The Securities and Exchange Commission sued Elon Musk on Tuesday for allegedly committing securities fraud when he amassed a large share of Twitter stock in 2022 without following disclosure rules.
In a lawsuit filed in federal court, the SEC said Musk did not publicly share that he had amassed a 5% stake in the company prior to his full takeover, allowing him to save “at least $150 million at the expense of Twitter shareholders by failing to timely file the beneficial ownership report.”
Musk ultimately waited 11 days after the deadline to file the required disclosures, the SEC alleges.
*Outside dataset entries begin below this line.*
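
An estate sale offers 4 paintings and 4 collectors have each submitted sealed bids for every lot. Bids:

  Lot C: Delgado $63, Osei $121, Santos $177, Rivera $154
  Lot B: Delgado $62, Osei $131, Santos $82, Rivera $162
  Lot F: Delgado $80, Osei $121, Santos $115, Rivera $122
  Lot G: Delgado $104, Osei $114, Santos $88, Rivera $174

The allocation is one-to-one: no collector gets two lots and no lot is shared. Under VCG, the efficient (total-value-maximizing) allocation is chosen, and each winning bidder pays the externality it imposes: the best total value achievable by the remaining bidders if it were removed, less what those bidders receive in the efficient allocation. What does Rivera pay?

Efficient allocation: Delgado→Lot G ($104), Osei→Lot F ($121), Santos→Lot C ($177), Rivera→Lot B ($162); total welfare W = $564.
Rivera receives Lot B at value $162, so the others get W − 162 = $402.
Without Rivera: best allocation of the remaining 3 bidders over all 4 lots is Delgado→Lot G ($104), Osei→Lot B ($131), Santos→Lot C ($177), total $412.
VCG payment = (others' best without Rivera) − (others' welfare with Rivera) = 412 − 402 = $10.

Rivera pays $10.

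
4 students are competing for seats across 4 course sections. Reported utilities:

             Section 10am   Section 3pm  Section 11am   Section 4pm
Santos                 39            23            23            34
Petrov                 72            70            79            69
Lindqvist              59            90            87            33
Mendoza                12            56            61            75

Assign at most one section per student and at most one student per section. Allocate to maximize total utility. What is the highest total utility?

Optimal: Santos→Section 10am (39 points), Petrov→Section 11am (79 points), Lindqvist→Section 3pm (90 points), Mendoza→Section 4pm (75 points) — total 39+79+90+75 = 283 points.
Column-greedy (each section in turn goes to its best remaining student) gives 257 points, worse by 26.
Swapping Santos↔Petrov (Santos→Section 11am 23 points, Petrov→Section 10am 72 points) loses 23.

Max total: 283 points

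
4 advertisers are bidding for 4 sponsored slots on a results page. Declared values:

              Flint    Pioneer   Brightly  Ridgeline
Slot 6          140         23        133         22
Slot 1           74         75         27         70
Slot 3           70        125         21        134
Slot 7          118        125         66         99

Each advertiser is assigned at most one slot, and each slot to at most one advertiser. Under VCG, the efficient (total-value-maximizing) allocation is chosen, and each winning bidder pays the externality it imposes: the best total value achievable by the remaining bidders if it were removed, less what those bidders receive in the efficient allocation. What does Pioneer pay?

Pioneer pays $44.

Efficient allocation: Flint→Slot 1 ($74), Pioneer→Slot 7 ($125), Brightly→Slot 6 ($133), Ridgeline→Slot 3 ($134); total welfare W = $466.
Pioneer receives Slot 7 at value $125, so the others get W − 125 = $341.
Without Pioneer: best allocation of the remaining 3 bidders over all 4 slots is Flint→Slot 7 ($118), Brightly→Slot 6 ($133), Ridgeline→Slot 3 ($134), total $385.
VCG payment = (others' best without Pioneer) − (others' welfare with Pioneer) = 385 − 341 = $44.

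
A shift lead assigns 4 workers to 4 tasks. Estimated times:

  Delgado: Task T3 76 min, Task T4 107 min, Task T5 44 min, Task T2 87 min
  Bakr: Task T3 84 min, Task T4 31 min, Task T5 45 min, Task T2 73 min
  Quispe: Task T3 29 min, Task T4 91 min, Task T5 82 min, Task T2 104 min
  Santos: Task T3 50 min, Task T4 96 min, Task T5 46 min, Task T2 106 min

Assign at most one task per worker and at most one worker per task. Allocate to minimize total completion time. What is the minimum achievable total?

Treat this as an assignment problem: match each worker to one task.
Optimal: Delgado→Task T2 (87 min), Bakr→Task T4 (31 min), Quispe→Task T3 (29 min), Santos→Task T5 (46 min) — total 87+31+29+46 = 193 min.
Row-greedy (each worker in turn takes its cheapest remaining task) gives 210 min, worse by 17.

Min total: 193 min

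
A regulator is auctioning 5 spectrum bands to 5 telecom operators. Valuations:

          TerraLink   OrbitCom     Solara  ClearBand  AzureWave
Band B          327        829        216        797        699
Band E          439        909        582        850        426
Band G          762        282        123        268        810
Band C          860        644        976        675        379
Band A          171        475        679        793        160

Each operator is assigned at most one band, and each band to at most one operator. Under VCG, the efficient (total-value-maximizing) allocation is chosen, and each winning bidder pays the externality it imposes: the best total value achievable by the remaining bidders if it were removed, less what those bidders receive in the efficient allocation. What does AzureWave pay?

AzureWave pays $4M.

Efficient allocation: TerraLink→Band G ($762M), OrbitCom→Band E ($909M), Solara→Band C ($976M), ClearBand→Band A ($793M), AzureWave→Band B ($699M); total welfare W = $4139M.
AzureWave receives Band B at value $699M, so the others get W − 699 = $3440M.
Without AzureWave: best allocation of the remaining 4 bidders over all 5 bands is TerraLink→Band G ($762M), OrbitCom→Band E ($909M), Solara→Band C ($976M), ClearBand→Band B ($797M), total $3444M.
VCG payment = (others' best without AzureWave) − (others' welfare with AzureWave) = 3444 − 3440 = $4M.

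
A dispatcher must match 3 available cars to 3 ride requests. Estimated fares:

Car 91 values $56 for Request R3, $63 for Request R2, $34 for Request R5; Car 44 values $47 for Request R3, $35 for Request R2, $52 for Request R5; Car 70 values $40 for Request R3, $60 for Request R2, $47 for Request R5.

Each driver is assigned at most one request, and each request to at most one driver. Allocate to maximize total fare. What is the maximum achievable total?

This is a one-to-one assignment (maximum-weight bipartite matching).
Optimal: Car 91→Request R3 ($56), Car 44→Request R5 ($52), Car 70→Request R2 ($60) — total 56+52+60 = $168.
Next-best assignment: Car 91→Request R2, Car 44→Request R3, Car 70→Request R5 = $157.

Maximum total: $168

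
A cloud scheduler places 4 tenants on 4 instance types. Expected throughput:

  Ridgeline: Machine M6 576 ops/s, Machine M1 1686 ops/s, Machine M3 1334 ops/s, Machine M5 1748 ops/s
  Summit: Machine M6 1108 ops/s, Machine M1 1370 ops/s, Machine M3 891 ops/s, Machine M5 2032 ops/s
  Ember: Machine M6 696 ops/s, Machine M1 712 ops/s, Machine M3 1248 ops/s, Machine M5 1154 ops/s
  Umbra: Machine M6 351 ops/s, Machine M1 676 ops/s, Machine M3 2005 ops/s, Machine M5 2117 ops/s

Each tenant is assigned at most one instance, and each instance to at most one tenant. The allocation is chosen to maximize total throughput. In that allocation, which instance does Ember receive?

Ember receives Machine M6.

This is the linear assignment problem.
Optimal: Ridgeline→Machine M1 (1686 ops/s), Summit→Machine M5 (2032 ops/s), Ember→Machine M6 (696 ops/s), Umbra→Machine M3 (2005 ops/s) — total 1686+2032+696+2005 = 6419 ops/s.
Column-greedy (each instance in turn goes to its best remaining tenant) gives 5953 ops/s, worse by 466.
Next-best assignment: Ridgeline→Machine M1, Summit→Machine M6, Ember→Machine M3, Umbra→Machine M5 = 6159 ops/s.
Every other assignment is strictly worse.
Ember's own top instance is Machine M3 (1248 ops/s), but forcing Ember→Machine M3 and reassigning the rest optimally gives only 6159 ops/s — worse by 260.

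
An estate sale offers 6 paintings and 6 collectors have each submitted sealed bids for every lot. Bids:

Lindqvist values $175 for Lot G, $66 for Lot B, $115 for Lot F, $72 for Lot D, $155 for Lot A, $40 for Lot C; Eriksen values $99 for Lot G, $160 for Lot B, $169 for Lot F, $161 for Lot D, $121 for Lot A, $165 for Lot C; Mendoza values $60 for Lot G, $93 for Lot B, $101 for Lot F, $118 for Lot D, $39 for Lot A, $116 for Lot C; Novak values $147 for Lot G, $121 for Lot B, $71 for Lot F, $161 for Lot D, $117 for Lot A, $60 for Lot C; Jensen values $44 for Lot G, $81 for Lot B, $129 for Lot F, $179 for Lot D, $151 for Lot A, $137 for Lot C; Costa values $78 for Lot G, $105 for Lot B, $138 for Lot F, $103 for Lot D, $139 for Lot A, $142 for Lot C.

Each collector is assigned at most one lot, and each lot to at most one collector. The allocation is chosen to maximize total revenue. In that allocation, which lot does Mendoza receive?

This is a one-to-one assignment (maximum-weight bipartite matching).
Optimal: Lindqvist→Lot G ($175), Eriksen→Lot B ($160), Mendoza→Lot C ($116), Novak→Lot D ($161), Jensen→Lot A ($151), Costa→Lot F ($138) — total 175+160+116+161+151+138 = $901.
Row-greedy (each collector in turn takes its best remaining lot) gives $876, worse by 25.
No other one-to-one assignment exceeds $901.
Mendoza's own top lot is Lot D ($118), but forcing Mendoza→Lot D and reassigning the rest optimally gives only $876 — worse by 25.

Mendoza receives Lot C.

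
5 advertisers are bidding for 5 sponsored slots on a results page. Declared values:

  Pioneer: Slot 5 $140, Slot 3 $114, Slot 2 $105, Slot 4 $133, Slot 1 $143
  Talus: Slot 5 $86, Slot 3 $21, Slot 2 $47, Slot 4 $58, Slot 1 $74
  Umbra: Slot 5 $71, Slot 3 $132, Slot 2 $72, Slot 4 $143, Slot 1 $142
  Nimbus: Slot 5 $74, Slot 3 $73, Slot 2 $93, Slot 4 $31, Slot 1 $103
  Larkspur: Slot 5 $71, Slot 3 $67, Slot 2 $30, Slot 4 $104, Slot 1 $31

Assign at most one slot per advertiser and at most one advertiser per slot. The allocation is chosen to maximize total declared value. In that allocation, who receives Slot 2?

Nimbus receives Slot 2.

Optimal: Pioneer→Slot 1 ($143), Talus→Slot 5 ($86), Umbra→Slot 3 ($132), Nimbus→Slot 2 ($93), Larkspur→Slot 4 ($104) — total 143+86+132+93+104 = $558.
Checked against all permutations: $558 is optimal.
Nimbus's own top slot is Slot 1 ($103), but forcing Nimbus→Slot 1 and reassigning the rest optimally gives only $530 — worse by 28.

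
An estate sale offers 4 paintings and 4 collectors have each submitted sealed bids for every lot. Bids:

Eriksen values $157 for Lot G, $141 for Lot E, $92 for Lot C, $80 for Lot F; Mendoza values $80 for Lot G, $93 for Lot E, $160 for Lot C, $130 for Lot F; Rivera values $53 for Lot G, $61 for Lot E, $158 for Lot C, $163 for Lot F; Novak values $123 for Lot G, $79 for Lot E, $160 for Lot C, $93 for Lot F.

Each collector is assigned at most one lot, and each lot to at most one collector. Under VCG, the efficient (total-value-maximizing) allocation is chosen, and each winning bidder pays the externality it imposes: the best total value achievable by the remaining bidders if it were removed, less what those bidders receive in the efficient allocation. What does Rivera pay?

Efficient allocation: Eriksen→Lot E ($141), Mendoza→Lot C ($160), Rivera→Lot F ($163), Novak→Lot G ($123); total welfare W = $587.
Rivera receives Lot F at value $163, so the others get W − 163 = $424.
Without Rivera: best allocation of the remaining 3 bidders over all 4 lots is Eriksen→Lot G ($157), Mendoza→Lot F ($130), Novak→Lot C ($160), total $447.
VCG payment = (others' best without Rivera) − (others' welfare with Rivera) = 447 − 424 = $23.

Rivera pays $23.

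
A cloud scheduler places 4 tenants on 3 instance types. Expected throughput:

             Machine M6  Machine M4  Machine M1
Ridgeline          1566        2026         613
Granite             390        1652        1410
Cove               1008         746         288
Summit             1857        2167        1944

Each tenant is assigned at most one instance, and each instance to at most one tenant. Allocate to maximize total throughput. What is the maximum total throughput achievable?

Optimal: Summit→Machine M6 (1857 ops/s), Ridgeline→Machine M4 (2026 ops/s), Granite→Machine M1 (1410 ops/s) — total 1857+2026+1410 = 5293 ops/s.
Max-entry greedy (repeatedly take the single best remaining cell) gives 5143 ops/s, worse by 150.
Next-best assignment: Ridgeline→Machine M6, Granite→Machine M4, Summit→Machine M1 = 5162 ops/s.
Swapping Ridgeline↔Granite (Ridgeline→Machine M1 613 ops/s, Granite→Machine M4 1652 ops/s) loses 1171.

Maximum total: 5293 ops/s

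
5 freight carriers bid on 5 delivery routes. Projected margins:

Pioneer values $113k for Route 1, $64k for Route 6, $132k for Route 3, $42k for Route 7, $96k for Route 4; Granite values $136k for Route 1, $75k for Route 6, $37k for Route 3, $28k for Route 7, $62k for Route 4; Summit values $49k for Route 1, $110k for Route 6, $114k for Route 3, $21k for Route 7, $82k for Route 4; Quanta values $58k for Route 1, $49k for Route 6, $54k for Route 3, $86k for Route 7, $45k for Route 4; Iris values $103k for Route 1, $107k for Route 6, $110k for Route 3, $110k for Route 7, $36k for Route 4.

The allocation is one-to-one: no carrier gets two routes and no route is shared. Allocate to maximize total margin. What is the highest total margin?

Maximum total: $543k

Optimal: Pioneer→Route 3 ($132k), Granite→Route 1 ($136k), Summit→Route 4 ($82k), Quanta→Route 7 ($86k), Iris→Route 6 ($107k) — total 132+136+82+86+107 = $543k.
Next-best assignment: Pioneer→Route 4, Granite→Route 1, Summit→Route 3, Quanta→Route 7, Iris→Route 6 = $539k.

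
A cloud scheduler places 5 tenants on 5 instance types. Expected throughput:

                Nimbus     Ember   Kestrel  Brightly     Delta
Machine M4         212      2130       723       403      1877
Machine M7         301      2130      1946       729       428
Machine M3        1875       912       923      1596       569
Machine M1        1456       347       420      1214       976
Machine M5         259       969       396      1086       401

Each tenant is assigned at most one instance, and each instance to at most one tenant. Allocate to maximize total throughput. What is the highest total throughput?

Maximum total: 8013 ops/s

Treat this as an assignment problem: match each tenant to one instance.
Optimal: Nimbus→Machine M3 (1875 ops/s), Ember→Machine M4 (2130 ops/s), Kestrel→Machine M7 (1946 ops/s), Brightly→Machine M5 (1086 ops/s), Delta→Machine M1 (976 ops/s) — total 1875+2130+1946+1086+976 = 8013 ops/s.
Max-entry greedy (repeatedly take the single best remaining cell) gives 7566 ops/s, worse by 447.
Next-best assignment: Nimbus→Machine M3, Ember→Machine M5, Kestrel→Machine M7, Brightly→Machine M1, Delta→Machine M4 = 7881 ops/s.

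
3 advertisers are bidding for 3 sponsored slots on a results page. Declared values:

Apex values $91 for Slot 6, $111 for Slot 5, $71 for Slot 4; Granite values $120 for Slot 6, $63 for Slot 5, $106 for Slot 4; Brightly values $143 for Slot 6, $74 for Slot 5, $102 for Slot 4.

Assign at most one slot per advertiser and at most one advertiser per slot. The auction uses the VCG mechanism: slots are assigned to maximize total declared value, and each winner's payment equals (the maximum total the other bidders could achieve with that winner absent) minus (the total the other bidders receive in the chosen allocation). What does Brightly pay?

Brightly pays $14.

Efficient allocation: Apex→Slot 5 ($111), Granite→Slot 4 ($106), Brightly→Slot 6 ($143); total welfare W = $360.
Brightly receives Slot 6 at value $143, so the others get W − 143 = $217.
Without Brightly: best allocation of the remaining 2 bidders over all 3 slots is Apex→Slot 5 ($111), Granite→Slot 6 ($120), total $231.
VCG payment = (others' best without Brightly) − (others' welfare with Brightly) = 231 − 217 = $14.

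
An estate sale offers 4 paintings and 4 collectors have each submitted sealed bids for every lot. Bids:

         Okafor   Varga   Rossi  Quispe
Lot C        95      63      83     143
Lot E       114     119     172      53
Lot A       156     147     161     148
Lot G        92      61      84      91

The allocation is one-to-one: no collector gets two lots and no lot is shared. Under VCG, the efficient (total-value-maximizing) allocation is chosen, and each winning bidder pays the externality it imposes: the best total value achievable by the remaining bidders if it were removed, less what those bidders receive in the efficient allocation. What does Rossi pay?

Efficient allocation: Okafor→Lot G ($92), Varga→Lot A ($147), Rossi→Lot E ($172), Quispe→Lot C ($143); total welfare W = $554.
Rossi receives Lot E at value $172, so the others get W − 172 = $382.
Without Rossi: best allocation of the remaining 3 bidders over all 4 lots is Okafor→Lot A ($156), Varga→Lot E ($119), Quispe→Lot C ($143), total $418.
VCG payment = (others' best without Rossi) − (others' welfare with Rossi) = 418 − 382 = $36.

Rossi pays $36.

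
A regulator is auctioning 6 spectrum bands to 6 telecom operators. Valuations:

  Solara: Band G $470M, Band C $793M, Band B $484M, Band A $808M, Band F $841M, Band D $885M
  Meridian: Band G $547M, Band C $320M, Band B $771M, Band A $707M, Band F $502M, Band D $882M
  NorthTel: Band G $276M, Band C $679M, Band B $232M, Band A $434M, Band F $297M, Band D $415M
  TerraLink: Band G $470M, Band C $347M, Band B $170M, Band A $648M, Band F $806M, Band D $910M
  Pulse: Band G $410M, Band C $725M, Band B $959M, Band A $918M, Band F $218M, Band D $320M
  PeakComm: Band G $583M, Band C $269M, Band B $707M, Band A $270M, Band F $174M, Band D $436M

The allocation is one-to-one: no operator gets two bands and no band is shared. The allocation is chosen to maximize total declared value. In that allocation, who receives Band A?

Optimal: Solara→Band A ($808M), Meridian→Band D ($882M), NorthTel→Band C ($679M), TerraLink→Band F ($806M), Pulse→Band B ($959M), PeakComm→Band G ($583M) — total 808+882+679+806+959+583 = $4717M.
Column-greedy (each band in turn goes to its best remaining operator) gives $4263M, worse by 454.
Solara's own top band is Band D ($885M), but forcing Solara→Band D and reassigning the rest optimally gives only $4642M — worse by 75.

Solara receives Band A.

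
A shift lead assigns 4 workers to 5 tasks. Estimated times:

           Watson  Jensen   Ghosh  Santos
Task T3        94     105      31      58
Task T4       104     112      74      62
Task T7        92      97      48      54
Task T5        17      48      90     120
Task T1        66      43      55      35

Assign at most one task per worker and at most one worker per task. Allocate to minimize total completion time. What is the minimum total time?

Minimum total: 145 min

Optimal: Watson→Task T5 (17 min), Jensen→Task T1 (43 min), Ghosh→Task T3 (31 min), Santos→Task T7 (54 min) — total 17+43+31+54 = 145 min.
Checked against all permutations: 145 min is optimal.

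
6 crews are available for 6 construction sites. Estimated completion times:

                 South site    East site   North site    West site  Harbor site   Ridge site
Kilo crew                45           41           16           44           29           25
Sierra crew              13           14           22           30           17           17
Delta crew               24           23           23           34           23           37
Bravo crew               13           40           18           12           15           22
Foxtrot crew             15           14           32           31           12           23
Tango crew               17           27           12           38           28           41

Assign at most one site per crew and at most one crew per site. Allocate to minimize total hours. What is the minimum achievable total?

Minimum total: 97 hours

Optimal: Kilo crew→North site (16 hours), Sierra crew→Ridge site (17 hours), Delta crew→East site (23 hours), Bravo crew→West site (12 hours), Foxtrot crew→Harbor site (12 hours), Tango crew→South site (17 hours) — total 16+17+23+12+12+17 = 97 hours.
Column-greedy (each site in turn goes to its cheapest remaining crew) gives 99 hours, worse by 2.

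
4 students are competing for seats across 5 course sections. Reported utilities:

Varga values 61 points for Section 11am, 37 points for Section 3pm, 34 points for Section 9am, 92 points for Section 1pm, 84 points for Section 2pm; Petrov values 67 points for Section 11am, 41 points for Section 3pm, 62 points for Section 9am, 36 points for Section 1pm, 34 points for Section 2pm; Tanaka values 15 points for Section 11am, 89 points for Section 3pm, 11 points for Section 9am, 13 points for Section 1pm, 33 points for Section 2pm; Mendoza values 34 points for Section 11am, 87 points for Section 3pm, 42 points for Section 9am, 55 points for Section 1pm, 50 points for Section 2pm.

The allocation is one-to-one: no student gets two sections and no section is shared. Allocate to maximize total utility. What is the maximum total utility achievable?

Max total: 298 points

Optimal: Varga→Section 1pm (92 points), Petrov→Section 11am (67 points), Tanaka→Section 3pm (89 points), Mendoza→Section 2pm (50 points) — total 92+67+89+50 = 298 points.
Column-greedy (each section in turn goes to its best remaining student) gives 290 points, worse by 8.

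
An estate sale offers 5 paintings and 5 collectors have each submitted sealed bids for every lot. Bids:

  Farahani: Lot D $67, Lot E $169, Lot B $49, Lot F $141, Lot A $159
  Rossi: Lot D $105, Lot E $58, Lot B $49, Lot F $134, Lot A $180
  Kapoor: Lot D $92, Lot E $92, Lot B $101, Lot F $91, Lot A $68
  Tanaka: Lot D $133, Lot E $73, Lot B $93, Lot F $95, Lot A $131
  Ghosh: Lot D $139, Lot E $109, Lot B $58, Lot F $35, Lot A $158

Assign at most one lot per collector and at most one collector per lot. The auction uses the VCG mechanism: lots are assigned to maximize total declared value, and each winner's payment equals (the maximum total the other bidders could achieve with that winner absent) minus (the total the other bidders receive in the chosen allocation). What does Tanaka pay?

Efficient allocation: Farahani→Lot E ($169), Rossi→Lot F ($134), Kapoor→Lot B ($101), Tanaka→Lot D ($133), Ghosh→Lot A ($158); total welfare W = $695.
Tanaka receives Lot D at value $133, so the others get W − 133 = $562.
Without Tanaka: best allocation of the remaining 4 bidders over all 5 lots is Farahani→Lot E ($169), Rossi→Lot A ($180), Kapoor→Lot B ($101), Ghosh→Lot D ($139), total $589.
VCG payment = (others' best without Tanaka) − (others' welfare with Tanaka) = 589 − 562 = $27.

Tanaka pays $27.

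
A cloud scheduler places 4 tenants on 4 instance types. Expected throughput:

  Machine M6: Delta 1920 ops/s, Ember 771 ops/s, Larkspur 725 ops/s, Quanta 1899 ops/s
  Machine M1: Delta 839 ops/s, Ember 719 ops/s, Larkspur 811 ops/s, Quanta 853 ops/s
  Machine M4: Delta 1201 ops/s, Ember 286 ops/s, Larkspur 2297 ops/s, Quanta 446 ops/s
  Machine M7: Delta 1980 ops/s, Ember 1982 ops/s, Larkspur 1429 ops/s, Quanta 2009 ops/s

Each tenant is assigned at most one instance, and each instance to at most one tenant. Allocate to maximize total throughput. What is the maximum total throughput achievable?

Optimal: Delta→Machine M6 (1920 ops/s), Ember→Machine M7 (1982 ops/s), Larkspur→Machine M4 (2297 ops/s), Quanta→Machine M1 (853 ops/s) — total 1920+1982+2297+853 = 7052 ops/s.
Row-greedy (each tenant in turn takes its best remaining instance) gives 5901 ops/s, worse by 1151.

Max total: 7052 ops/s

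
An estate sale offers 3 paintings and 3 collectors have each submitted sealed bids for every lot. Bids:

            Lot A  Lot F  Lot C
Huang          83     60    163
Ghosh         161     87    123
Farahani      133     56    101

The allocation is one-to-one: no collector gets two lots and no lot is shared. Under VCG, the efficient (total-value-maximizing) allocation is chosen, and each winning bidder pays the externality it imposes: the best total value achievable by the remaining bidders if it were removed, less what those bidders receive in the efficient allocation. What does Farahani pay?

Efficient allocation: Huang→Lot C ($163), Ghosh→Lot F ($87), Farahani→Lot A ($133); total welfare W = $383.
Farahani receives Lot A at value $133, so the others get W − 133 = $250.
Without Farahani: best allocation of the remaining 2 bidders over all 3 lots is Huang→Lot C ($163), Ghosh→Lot A ($161), total $324.
VCG payment = (others' best without Farahani) − (others' welfare with Farahani) = 324 − 250 = $74.

Farahani pays $74.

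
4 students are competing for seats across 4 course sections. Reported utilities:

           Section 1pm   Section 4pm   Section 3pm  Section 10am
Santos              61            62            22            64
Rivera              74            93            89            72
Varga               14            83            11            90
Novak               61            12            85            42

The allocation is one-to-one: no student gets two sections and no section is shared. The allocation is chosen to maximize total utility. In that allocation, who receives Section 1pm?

Santos receives Section 1pm.

Optimal: Santos→Section 1pm (61 points), Rivera→Section 4pm (93 points), Varga→Section 10am (90 points), Novak→Section 3pm (85 points) — total 61+93+90+85 = 329 points.
Checked against all permutations: 329 points is optimal.
Santos's own top section is Section 10am (64 points), but forcing Santos→Section 10am and reassigning the rest optimally gives only 306 points — worse by 23.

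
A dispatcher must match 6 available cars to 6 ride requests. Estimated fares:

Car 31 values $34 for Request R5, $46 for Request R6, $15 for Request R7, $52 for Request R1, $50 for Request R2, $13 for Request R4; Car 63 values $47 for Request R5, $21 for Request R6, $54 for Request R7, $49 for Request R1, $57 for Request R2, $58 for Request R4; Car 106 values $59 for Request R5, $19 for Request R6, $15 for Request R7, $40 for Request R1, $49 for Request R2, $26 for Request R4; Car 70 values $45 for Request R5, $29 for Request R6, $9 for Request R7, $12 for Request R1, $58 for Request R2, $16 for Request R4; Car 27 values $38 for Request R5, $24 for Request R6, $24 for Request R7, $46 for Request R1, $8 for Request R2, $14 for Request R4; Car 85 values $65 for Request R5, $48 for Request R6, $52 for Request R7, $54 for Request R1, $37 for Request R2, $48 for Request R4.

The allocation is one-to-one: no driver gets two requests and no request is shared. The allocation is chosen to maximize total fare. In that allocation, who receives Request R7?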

“Because Musk failed to timely file a beneficial ownership report with the SEC, he was able to make these purchases of Twitter common stock at artificially low prices from the unsuspecting public,” the SEC said in a statement.
The complaint also alleged that the low prices caused investors “substantial economic harm” when they sold their stock.
The SEC wants Musk to pay a civil penalty and repay investors.
Musk lawyer Alex Spiro said the complaint is a “sham” that shows the SEC does not have an “actual case,” according to Bloomberg.
“The SEC’s multi-year campaign of harassment against Mr. Musk culminated in the filing of a single-count ticky tak complaint against Mr. Musk under Section 13(d) for an alleged administrative failure to file a single form — an offense that, even if proven, carries a nominal penalty,” he said in a statement.
A 2022 suit similarly accused Musk of delaying his disclosure to keep the stock price down.
The billionaire acquired Twitter for $44 billion in 2022, ending a dramatic saga over the social network’s fate.
He later renamed it X and has since used the platform to support president-elect Donald Trump.